Collagen Induction Therapy (CIT)

Dr Zara Kassam PhD

What is Collagen Induction Therapy (CIT)?

Collagen Induction Therapy (CIT), is a fancy way of saying non-surgical micro-needling. It is a minimally invasive treatment that involves the use of a medical grade roller with fine needles on it that is worked over an area of skin to help stimulate the production of collagen.

It is used for:

  • Tightening loose skin
  • Rejuvenating aged hands
  • Reducing fine lines and wrinkles
  • Reducing acne scars and scars from burns
  • Tightening pores
  • Reducing stretch marks
  • Reducing pigmentation
  • Promoting hair growth.

There are various different names for this treatment depending on the type of roller used. Some of the more common ones include:

Dermapen, eDermastamp, MTS Roller, Roll CIT, Genuine Dermaroller, BioSkin Jetting and BioSkin Smoothing, and Collagen P.I.N. Some of these are rollers, some are automated needling devices that are moved by the practitioner over the area that is being treated rather than a roller.


How does it work?

Collagen Induction Therapy works by stimulating our body’s natural collagen production system.

During the treatment, tiny micro-needles (sharp fine needles) on the medical grade roller are moved systematically over the chosen treatment area. The fine needles create evenly spaced micro-punctures in the skin.

The tiny-punctures created micro-damage within the skin, which triggers the body’s natural collagen production. Over next few months after the treatment the amoun to focollagen in the skin will increase giving the skin a revitalised, plumper and smoother looking appearance.

There are various needle sizes that are used to treat different skin concerns; shorter needles penetrate the surface of the skin whereas longer needles penetrate much deeper. Typically:

  • 5-1.0 mm needles are used to treat aging and wrinkles, which will stimulate collagen induction.
  • 5–2 mm needles are used for acne treatments. 

Collagen Induction Therapy sessions vary depending on the size of the area being treated, and can take between 10 – 60 minutes.

Prior to treatment, topical anaesthetic will be applied thereby reducing any pain and discomfort.

Some treatments are combined with radiofrequency, light therapy, vitamin serums or platelet rich plasma (PRP) to enhance the result for certain conditions such as hair loss, acne treatments or anti-aging treatments.

What is it like?

Some people describe Collagen Induction Therapy as is virtually a painless technique with a slight ‘tingling sensation’. That said, some find it painful and usually the practitioner will apply a topical anaesthetic 20 minutes before the treatment to eliminate any potential pain.


What is the recovery time?

The recovery time of the treatment depends on the length of needles used.

The average downtime of the treatment is between 12 – 72 hours.

There may be a bit of redness and swelling.


What are the side effects?

The most common side effect of Collagen Induction Therapy is redness to the skin; however, the following may also occur:

  • Bleeding and scabbing
  • Bruising
  • Dry skin
  • Appearance of millia (small white spots).


After care

After Collagen Induction Therapy you must:

  • Use only lukewarm to clean the face for up to 48 hours.
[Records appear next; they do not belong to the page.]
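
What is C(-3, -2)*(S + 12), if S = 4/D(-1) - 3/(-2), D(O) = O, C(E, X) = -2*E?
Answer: 57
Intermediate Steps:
S = -5/2 (S = 4/(-1) - 3/(-2) = 4*(-1) - 3*(-½) = -4 + 3/2 = -5/2 ≈ -2.5000)
C(-3, -2)*(S + 12) = (-2*(-3))*(-5/2 + 12) = 6*(19/2) = 57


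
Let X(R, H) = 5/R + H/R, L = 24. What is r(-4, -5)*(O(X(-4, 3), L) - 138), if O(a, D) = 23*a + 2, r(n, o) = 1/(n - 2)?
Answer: 91/3 ≈ 30.333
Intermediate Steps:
r(n, o) = 1/(-2 + n)
O(a, D) = 2 + 23*a
r(-4, -5)*(O(X(-4, 3), L) - 138) = ((2 + 23*((5 + 3)/(-4))) - 138)/(-2 - 4) = ((2 + 23*(-1/4*8)) - 138)/(-6) = -((2 + 23*(-2)) - 138)/6 = -((2 - 46) - 138)/6 = -(-44 - 138)/6 = -1/6*(-182) = 91/3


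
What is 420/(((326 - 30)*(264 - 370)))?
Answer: -105/7844 ≈ -0.013386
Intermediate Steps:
420/(((326 - 30)*(264 - 370))) = 420/((296*(-106))) = 420/(-31376) = 420*(-1/31376) = -105/7844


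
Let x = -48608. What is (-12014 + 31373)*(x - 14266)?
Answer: -1217177766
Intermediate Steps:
(-12014 + 31373)*(x - 14266) = (-12014 + 31373)*(-48608 - 14266) = 19359*(-62874) = -1217177766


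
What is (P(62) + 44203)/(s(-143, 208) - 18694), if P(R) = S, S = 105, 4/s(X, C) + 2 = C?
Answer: -1140931/481370 ≈ -2.3702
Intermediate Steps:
s(X, C) = 4/(-2 + C)
P(R) = 105
(P(62) + 44203)/(s(-143, 208) - 18694) = (105 + 44203)/(4/(-2 + 208) - 18694) = 44308/(4/206 - 18694) = 44308/(4*(1/206) - 18694) = 44308/(2/103 - 18694) = 44308/(-1925480/103) = 44308*(-103/1925480) = -1140931/481370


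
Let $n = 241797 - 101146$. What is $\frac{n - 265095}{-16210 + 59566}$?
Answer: $- \frac{31111}{10839} \approx -2.8703$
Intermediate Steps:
$n = 140651$
$\frac{n - 265095}{-16210 + 59566} = \frac{140651 - 265095}{-16210 + 59566} = - \frac{124444}{43356} = \left(-124444\right) \frac{1}{43356} = - \frac{31111}{10839}$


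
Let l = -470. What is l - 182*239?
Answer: -43968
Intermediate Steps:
l - 182*239 = -470 - 182*239 = -470 - 43498 = -43968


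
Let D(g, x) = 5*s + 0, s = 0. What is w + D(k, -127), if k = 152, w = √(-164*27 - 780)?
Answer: 2*I*√1302 ≈ 72.167*I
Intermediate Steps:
w = 2*I*√1302 (w = √(-4428 - 780) = √(-5208) = 2*I*√1302 ≈ 72.167*I)
D(g, x) = 0 (D(g, x) = 5*0 + 0 = 0 + 0 = 0)
w + D(k, -127) = 2*I*√1302 + 0 = 2*I*√1302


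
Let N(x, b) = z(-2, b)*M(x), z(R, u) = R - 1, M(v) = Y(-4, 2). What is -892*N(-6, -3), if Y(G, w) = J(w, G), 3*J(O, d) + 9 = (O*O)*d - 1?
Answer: -23192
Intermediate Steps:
J(O, d) = -10/3 + d*O²/3 (J(O, d) = -3 + ((O*O)*d - 1)/3 = -3 + (O²*d - 1)/3 = -3 + (d*O² - 1)/3 = -3 + (-1 + d*O²)/3 = -3 + (-⅓ + d*O²/3) = -10/3 + d*O²/3)
Y(G, w) = -10/3 + G*w²/3
M(v) = -26/3 (M(v) = -10/3 + (⅓)*(-4)*2² = -10/3 + (⅓)*(-4)*4 = -10/3 - 16/3 = -26/3)
z(R, u) = -1 + R
N(x, b) = 26 (N(x, b) = (-1 - 2)*(-26/3) = -3*(-26/3) = 26)
-892*N(-6, -3) = -892*26 = -23192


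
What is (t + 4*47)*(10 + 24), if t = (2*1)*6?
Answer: 6800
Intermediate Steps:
t = 12 (t = 2*6 = 12)
(t + 4*47)*(10 + 24) = (12 + 4*47)*(10 + 24) = (12 + 188)*34 = 200*34 = 6800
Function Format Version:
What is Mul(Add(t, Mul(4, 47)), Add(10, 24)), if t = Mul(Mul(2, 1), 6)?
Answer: 6800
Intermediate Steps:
t = 12 (t = Mul(2, 6) = 12)
Mul(Add(t, Mul(4, 47)), Add(10, 24)) = Mul(Add(12, Mul(4, 47)), Add(10, 24)) = Mul(Add(12, 188), 34) = Mul(200, 34) = 6800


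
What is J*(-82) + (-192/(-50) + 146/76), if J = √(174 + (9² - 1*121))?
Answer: 5473/950 - 82*√134 ≈ -943.46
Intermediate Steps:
J = √134 (J = √(174 + (81 - 121)) = √(174 - 40) = √134 ≈ 11.576)
J*(-82) + (-192/(-50) + 146/76) = √134*(-82) + (-192/(-50) + 146/76) = -82*√134 + (-192*(-1/50) + 146*(1/76)) = -82*√134 + (96/25 + 73/38) = -82*√134 + 5473/950 = 5473/950 - 82*√134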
Try to avoid rubbing at the skin harshly.
  • Do not pick at scabs or touch the treated area to avoid the risk of infection. Make sure your hands are clean before touching your face.
  • Conventional make up should not be worn for 12 hours but those that are approved for post-cosmetic treatments, such as Oxygenetix may be used.
  • Apply SPF immediately after the treatment.



Collagen Induction Therapy must not used if:

  • You have used isotretinoin (prescription strength retinol) in the last 3 months
  • You are pregnant
  • You are breast feeding
  • Have poor wound healing or are on anticoagulant therapies
  • You have cold sores (herpes simplex)
  • Have open wounds
  • If you have had chemotherapy or radiotherapy in the 12 months
  • You are prone to keloid scarring
  • You have active acne
  • You have moderate to severe eczema or psoriasis.


How much does it cost?

Collagen Induction Therapy is not available on the NHS.
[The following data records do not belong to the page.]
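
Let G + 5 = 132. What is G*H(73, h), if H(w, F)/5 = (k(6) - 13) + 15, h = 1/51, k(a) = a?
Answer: 5080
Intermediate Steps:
h = 1/51 ≈ 0.019608
H(w, F) = 40 (H(w, F) = 5*((6 - 13) + 15) = 5*(-7 + 15) = 5*8 = 40)
G = 127 (G = -5 + 132 = 127)
G*H(73, h) = 127*40 = 5080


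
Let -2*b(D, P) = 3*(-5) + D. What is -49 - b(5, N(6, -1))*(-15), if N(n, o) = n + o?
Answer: 26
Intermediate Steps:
b(D, P) = 15/2 - D/2 (b(D, P) = -(3*(-5) + D)/2 = -(-15 + D)/2 = 15/2 - D/2)
-49 - b(5, N(6, -1))*(-15) = -49 - (15/2 - ½*5)*(-15) = -49 - (15/2 - 5/2)*(-15) = -49 - 1*5*(-15) = -49 - 5*(-15) = -49 + 75 = 26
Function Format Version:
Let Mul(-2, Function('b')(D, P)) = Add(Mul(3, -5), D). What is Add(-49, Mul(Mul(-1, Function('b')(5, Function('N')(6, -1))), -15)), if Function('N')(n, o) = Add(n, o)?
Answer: 26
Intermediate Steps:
Function('b')(D, P) = Add(Rational(15, 2), Mul(Rational(-1, 2), D)) (Function('b')(D, P) = Mul(Rational(-1, 2), Add(Mul(3, -5), D)) = Mul(Rational(-1, 2), Add(-15, D)) = Add(Rational(15, 2), Mul(Rational(-1, 2), D)))
Add(-49, Mul(Mul(-1, Function('b')(5, Function('N')(6, -1))), -15)) = Add(-49, Mul(Mul(-1, Add(Rational(15, 2), Mul(Rational(-1, 2), 5))), -15)) = Add(-49, Mul(Mul(-1, Add(Rational(15, 2), Rational(-5, 2))), -15)) = Add(-49, Mul(Mul(-1, 5), -15)) = Add(-49, Mul(-5, -15)) = Add(-49, 75) = 26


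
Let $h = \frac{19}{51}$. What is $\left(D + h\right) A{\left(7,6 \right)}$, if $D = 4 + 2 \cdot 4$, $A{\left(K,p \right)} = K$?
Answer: $\frac{4417}{51} \approx 86.608$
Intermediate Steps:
$D = 12$ ($D = 4 + 8 = 12$)
$h = \frac{19}{51}$ ($h = 19 \cdot \frac{1}{51} = \frac{19}{51} \approx 0.37255$)
$\left(D + h\right) A{\left(7,6 \right)} = \left(12 + \frac{19}{51}\right) 7 = \frac{631}{51} \cdot 7 = \frac{4417}{51}$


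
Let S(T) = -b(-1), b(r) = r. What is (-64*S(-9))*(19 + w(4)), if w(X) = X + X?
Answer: -1728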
You should expect to pay between £275- £400 depending on the clinic and the area being treated.

You can now purchase cosmetic micro-needles for home use, these can range from £60 – £150+. They may not be as effective as professional models due to the differing length of the needles. They should be cleaned thoroughly in accordance with the manufacturer’s instructions to avoid infection.


How many treatments are needed?

This will depend on the area being treated and the reason for the treatment. More than one treatment may be required.
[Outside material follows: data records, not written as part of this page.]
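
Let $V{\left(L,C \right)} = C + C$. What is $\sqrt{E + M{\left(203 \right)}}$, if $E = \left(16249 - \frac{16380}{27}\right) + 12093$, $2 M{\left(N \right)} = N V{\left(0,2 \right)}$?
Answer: $\frac{2 \sqrt{63318}}{3} \approx 167.75$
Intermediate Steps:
$V{\left(L,C \right)} = 2 C$
$M{\left(N \right)} = 2 N$ ($M{\left(N \right)} = \frac{N 2 \cdot 2}{2} = \frac{N 4}{2} = \frac{4 N}{2} = 2 N$)
$E = \frac{83206}{3}$ ($E = \left(16249 - \frac{1820}{3}\right) + 12093 = \frac{46927}{3} + 12093 = \frac{83206}{3} \approx 27735.0$)
$\sqrt{E + M{\left(203 \right)}} = \sqrt{\frac{83206}{3} + 2 \cdot 203} = \sqrt{\frac{83206}{3} + 406} = \sqrt{\frac{84424}{3}} = \frac{2 \sqrt{63318}}{3}$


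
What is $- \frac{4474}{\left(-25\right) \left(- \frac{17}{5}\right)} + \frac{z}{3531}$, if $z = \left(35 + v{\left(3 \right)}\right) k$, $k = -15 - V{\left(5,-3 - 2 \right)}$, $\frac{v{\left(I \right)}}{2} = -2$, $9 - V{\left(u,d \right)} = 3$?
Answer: $- \frac{5284343}{100045} \approx -52.82$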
Who should do the treatment?

The treatment should only be carried out by qualified medical professionals including doctors or nurses.

Doctors and nurses on Harley Street Emporium who offer this treatment are:

Dr Shirley Nicol

Dr Awfa Paulina

Nurse Elizabeth Rimmer



How effective is it?

This treatment has been shown to be quite effective in reducing wrinkles and scarring from acne and burns and areas of pigmentaton. It has also been shown, when combined with minoxidil, to be useful in stimulating hair regrowth.